Within the massive wave/sky wall Sherwoods design left slots for Croiters overhead lighting positions. The wall was beautiful, and was also a projection surface so, it was definitely a blend,” points out Croiter. “We had light from LED fixtures below that skimmed up the surface; that looked dynamite, and we could do all sorts of colors. Then the projections lit most of the front of it the majority of the time, though there were times that projections did a swath of it and then lighting covered the rest of it; and there were times that lights and projections were on at the same time. It was never only projections, there was always a lighting element. Since the wave came over as a ceiling, we skimmed light up from below with LED strips and then all of it was front lit as well, and side lit with [ETC] Lustr IIs. We even had some gobo rotators, which I haven’t used in so long, to make a water effect on the ceiling pieces because the ceiling wasn’t a projected surface. That was all lighting.”

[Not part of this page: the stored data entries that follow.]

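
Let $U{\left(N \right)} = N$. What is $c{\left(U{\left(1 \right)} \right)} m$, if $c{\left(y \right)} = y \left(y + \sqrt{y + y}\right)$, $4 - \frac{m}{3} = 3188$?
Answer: $-9552 - 9552 \sqrt{2} \approx -23061.0$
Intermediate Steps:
$m = -9552$ ($m = 12 - 9564 = -9552$)
$c{\left(y \right)} = y \left(y + \sqrt{2} \sqrt{y}\right)$ ($c{\left(y \right)} = y \left(y + \sqrt{2 y}\right) = y \left(y + \sqrt{2} \sqrt{y}\right)$)
$c{\left(U{\left(1 \right)} \right)} m = \left(1^{2} + \sqrt{2} \cdot 1^{\frac{3}{2}}\right) \left(-9552\right) = \left(1 + \sqrt{2} \cdot 1\right) \left(-9552\right) = \left(1 + \sqrt{2}\right) \left(-9552\right) = -9552 - 9552 \sqrt{2}$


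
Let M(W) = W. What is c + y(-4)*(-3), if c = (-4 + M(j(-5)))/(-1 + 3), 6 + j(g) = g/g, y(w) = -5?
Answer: 21/2 ≈ 10.500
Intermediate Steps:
j(g) = -5 (j(g) = -6 + g/g = -6 + 1 = -5)
c = -9/2 (c = (-4 - 5)/(-1 + 3) = -9/2 ≈ -4.5000)
c + y(-4)*(-3) = -9/2 - 5*(-3) = -9/2 + 15 = 21/2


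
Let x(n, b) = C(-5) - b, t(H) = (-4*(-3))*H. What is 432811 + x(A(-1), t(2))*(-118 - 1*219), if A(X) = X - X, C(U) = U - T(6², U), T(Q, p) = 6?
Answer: 444606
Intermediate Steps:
C(U) = -6 + U (C(U) = U - 1*6 = U - 6 = -6 + U)
A(X) = 0
t(H) = 12*H
x(n, b) = -11 - b (x(n, b) = (-6 - 5) - b = -11 - b)
432811 + x(A(-1), t(2))*(-118 - 1*219) = 432811 + (-11 - 12*2)*(-118 - 1*219) = 432811 + (-11 - 1*24)*(-118 - 219) = 432811 + (-11 - 24)*(-337) = 432811 - 35*(-337) = 432811 + 11795 = 444606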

Croiter opted to not put any conventional luminaires over stage, explaining, “It was all moving lights, because so much of it had to be in places that were difficult to access because of the ceiling. And there were some carved foam elements on the floor of the stage so you couldn’t really get a ladder up there to focus lights without a lot of trouble. It was the first time I’ve ever only put moving lights overhead. I was like, ‘You know what, it’s going to be all moving lights over stage, and it’s going to work,’ and it did.”

Among the moving lights called for in Croiter’s lighting design were 29 Vari-Lite VL2600 Profile luminaires. He also used four Robe BMFL FollowSpot units, though he notes, “These were not operated remotely. These were the Robe BMFL FollowSpots that the operator actually sits at and manually runs. They worked really well. We put them in the catwalk where, at almost any other time, I would’ve put a 10˚ Source Four ellipsoidal up there, which is fine, but this BMFL was brighter and changed color very easily. I love them as followspots.” The moving lights and ETC LED Lustr II luminaires, along with the LED video panels for the office block walls were rented from PRG.

When asked if there was a lighting solution on Bruce he would highlight to other lighting professionals Croiter replies, “I would say the LED tape mounted to the fascia of the office squares. The most bang for the lighting buck came from that solution. Once we sat down to cue the show, I was in love with that solution. I think everybody underestimated how important, and how big a statement, something so small would make. Those squares were giant; they were really tall and flat. Without the LED tape I think it would’ve been a bit boring and the lighting would have been way less interesting. It was a very simple LED tape solution, but it took a long time to install because it was all individually circuited. But when it was done, it was so worth it, really just, my God what a difference. So, if I could offer a piece of advice, don’t forget to light the scenery, because really, at the end of the day, that’s what everyone remembers. I think the most interesting element was how we lit the set for that first part of the show and how surprisingly successful it was.”